Jutro w całym kraju planowane są protesty rolników. W powiecie bielskim rolnicy po raz kolejny będą protestowali w okolicach Bociek, a dokładnie w samych Boćkach. Ich protest potrwa trzy dni. Protesty będą także na moście nad Narwią koło Plosek i Wojszek (to też DK 19), w Brańsku na krajowej 66 i w Zabłudowie na zjeździe w kierunku Hajnówki.
REKLAMA
Protest zacznie się jutro wtorek 20 lutego w Boćkach na odcinku od mostu do skrzyżowania z drogą w kierunku miejscowości Bystre. Podobnie jak podczas ostatniego protestu droga będzie całkowicie zablokowana.
Protestujący rolnicy na tym odcinku ustawią swoje ciągniki po obu stronach drogi.

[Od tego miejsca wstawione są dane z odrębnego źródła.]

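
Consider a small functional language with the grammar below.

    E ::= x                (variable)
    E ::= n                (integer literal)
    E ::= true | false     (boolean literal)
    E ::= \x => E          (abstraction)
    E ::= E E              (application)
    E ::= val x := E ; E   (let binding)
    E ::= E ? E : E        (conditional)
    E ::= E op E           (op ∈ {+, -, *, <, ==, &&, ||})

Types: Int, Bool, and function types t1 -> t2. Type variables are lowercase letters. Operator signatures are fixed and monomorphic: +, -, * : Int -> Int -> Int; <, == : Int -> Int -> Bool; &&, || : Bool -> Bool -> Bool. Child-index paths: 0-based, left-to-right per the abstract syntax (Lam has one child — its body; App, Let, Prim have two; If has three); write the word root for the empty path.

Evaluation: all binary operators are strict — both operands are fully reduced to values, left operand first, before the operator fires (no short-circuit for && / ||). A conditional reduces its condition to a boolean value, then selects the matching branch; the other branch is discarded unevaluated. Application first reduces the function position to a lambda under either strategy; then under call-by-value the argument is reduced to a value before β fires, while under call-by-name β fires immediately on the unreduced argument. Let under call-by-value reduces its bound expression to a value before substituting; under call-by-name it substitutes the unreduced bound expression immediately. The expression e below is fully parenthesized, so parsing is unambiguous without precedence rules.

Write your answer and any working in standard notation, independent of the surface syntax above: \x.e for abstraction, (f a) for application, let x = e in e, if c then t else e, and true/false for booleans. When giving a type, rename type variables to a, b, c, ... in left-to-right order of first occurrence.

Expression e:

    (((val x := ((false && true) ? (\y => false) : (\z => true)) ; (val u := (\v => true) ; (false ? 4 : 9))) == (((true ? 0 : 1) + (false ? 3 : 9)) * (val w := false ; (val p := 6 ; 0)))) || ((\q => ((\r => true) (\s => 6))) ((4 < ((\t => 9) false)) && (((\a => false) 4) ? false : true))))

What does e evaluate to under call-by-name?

Working:
step 0: (((let x = (if (false && true) then (\y.false) else (\z.true)) in (let u = (\v.true) in (if false then 4 else 9))) == (((if true then 0 else 1) + (if false then 3 else 9)) * (let w = false in (let p = 6 in 0)))) || ((\q.((\r.true) (\s.6))) ((4 < ((\t.9) false)) && (if ((\a.false) 4) then false else true))))
step 1: [let@0.0] (((let u = (\v.true) in (if false then 4 else 9)) == (((if true then 0 else 1) + (if false then 3 else 9)) * (let w = false in (let p = 6 in 0)))) || ((\q.((\r.true) (\s.6))) ((4 < ((\t.9) false)) && (if ((\a.false) 4) then false else true))))
step 2: [let@0.0] (((if false then 4 else 9) == (((if true then 0 else 1) + (if false then 3 else 9)) * (let w = false in (let p = 6 in 0)))) || ((\q.((\r.true) (\s.6))) ((4 < ((\t.9) false)) && (if ((\a.false) 4) then false else true))))
step 3: [if@0.0] ((9 == (((if true then 0 else 1) + (if false then 3 else 9)) * (let w = false in (let p = 6 in 0)))) || ((\q.((\r.true) (\s.6))) ((4 < ((\t.9) false)) && (if ((\a.false) 4) then false else true))))
step 4: [if@0.1.0.0] ((9 == ((0 + (if false then 3 else 9)) * (let w = false in (let p = 6 in 0)))) || ((\q.((\r.true) (\s.6))) ((4 < ((\t.9) false)) && (if ((\a.false) 4) then false else true))))
step 5: [if@0.1.0.1] ((9 == ((0 + 9) * (let w = false in (let p = 6 in 0)))) || ((\q.((\r.true) (\s.6))) ((4 < ((\t.9) false)) && (if ((\a.false) 4) then false else true))))
step 6: [delta@0.1.0] ((9 == (9 * (let w = false in (let p = 6 in 0)))) || ((\q.((\r.true) (\s.6))) ((4 < ((\t.9) false)) && (if ((\a.false) 4) then false else true))))
step 7: [let@0.1.1] ((9 == (9 * (let p = 6 in 0))) || ((\q.((\r.true) (\s.6))) ((4 < ((\t.9) false)) && (if ((\a.false) 4) then false else true))))
step 8: [let@0.1.1] ((9 == (9 * 0)) || ((\q.((\r.true) (\s.6))) ((4 < ((\t.9) false)) && (if ((\a.false) 4) then false else true))))
step 9: [delta@0.1] ((9 == 0) || ((\q.((\r.true) (\s.6))) ((4 < ((\t.9) false)) && (if ((\a.false) 4) then false else true))))
step 10: [delta@0] (false || ((\q.((\r.true) (\s.6))) ((4 < ((\t.9) false)) && (if ((\a.false) 4) then false else true))))
step 11: [beta@1] (false || ((\r.true) (\s.6)))
step 12: [beta@1] (false || true)
step 13: [delta@root] true

Answer: true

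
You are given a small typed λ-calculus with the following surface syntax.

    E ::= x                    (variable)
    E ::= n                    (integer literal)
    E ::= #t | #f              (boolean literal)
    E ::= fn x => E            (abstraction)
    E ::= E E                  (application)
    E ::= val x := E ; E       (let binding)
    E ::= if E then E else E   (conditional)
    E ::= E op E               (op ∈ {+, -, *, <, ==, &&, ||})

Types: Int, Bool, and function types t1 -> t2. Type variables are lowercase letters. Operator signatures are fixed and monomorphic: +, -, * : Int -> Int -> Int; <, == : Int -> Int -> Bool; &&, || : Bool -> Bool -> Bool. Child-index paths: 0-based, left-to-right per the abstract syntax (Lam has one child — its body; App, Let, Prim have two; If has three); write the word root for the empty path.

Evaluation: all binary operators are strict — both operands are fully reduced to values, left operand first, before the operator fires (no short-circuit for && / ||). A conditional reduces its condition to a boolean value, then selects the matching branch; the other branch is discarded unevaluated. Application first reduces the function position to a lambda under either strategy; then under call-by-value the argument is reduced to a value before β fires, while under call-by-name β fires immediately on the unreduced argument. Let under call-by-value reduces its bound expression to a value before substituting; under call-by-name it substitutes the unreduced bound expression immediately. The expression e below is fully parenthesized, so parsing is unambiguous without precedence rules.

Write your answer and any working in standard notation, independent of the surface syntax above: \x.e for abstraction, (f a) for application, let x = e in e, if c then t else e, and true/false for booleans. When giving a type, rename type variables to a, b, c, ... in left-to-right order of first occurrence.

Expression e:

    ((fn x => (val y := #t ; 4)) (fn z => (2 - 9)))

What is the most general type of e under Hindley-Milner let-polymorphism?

Answer: Int

Trace:
let y : Bool
\x._ : a -> Int
  unify Int ~ Int
  unify Int ~ Int
\z._ : b -> Int
  unify a -> Int ~ (b -> Int) -> c
  unify a ~ b -> Int
  unify Int ~ c
_ _ : Int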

Utworzą jednak korytarz, którym będą przepuszczać pojazdy uprzywilejowane (karetki, radiowozy, wozy strażackie oraz mieszkańców okolicznych posesji).
Protest będzie trwał 3 dni 24 godziny na dobę. Zakończy się ok. godz. 16 w czwartek
Jak się dowiedzieliśmy, każdego dnia protestu od godz. 16 w każdą pełną godzinę rolnicy będą przepuszczać ruch. Na przejazd dadzą jednak tylko około 5 min. O godz. 16 zostanie odblokowany przejazd od strony Siemiatycz lub Bielska, po pięciu minutach przejazd ten zostanie znów zablokowany i na kolejne pięć minut otwarty dla pojazdów oczekujących z drugiej strony.
Będzie to powtarzane w każdą pełną godzinę, czyli o 17, 18 i tak do późnego wieczora.
Rolnicy chcący wziąć udział w proteście proszeni są o zjeżdżanie się w okolicach zjazdu z DK 19 w kierunku miejscowości Bystre. Tam rolnik udostępnił swoje pole dla protestujących.
Na protest ten zjadą, jak ostatnio, rolnicy z powiatów bielskiego i hajnowskiego.
Rolnicy protestować będą także w Brańsku na Ul. Armii Krajowej, czyli drodze krajowej nr 66. Tu w godz. 10-16
A także na moście nad Narwią w okolicach Wojszek - w godz. 11-16.
Rolnicy protestują przeciw niekontrolowanemu wpuszczaniu produktów rolnych z Ukrainy oraz polityce rolnej Unii Europejskiej, a zwłaszcza wprowadzeniu tzw. ekoschematów.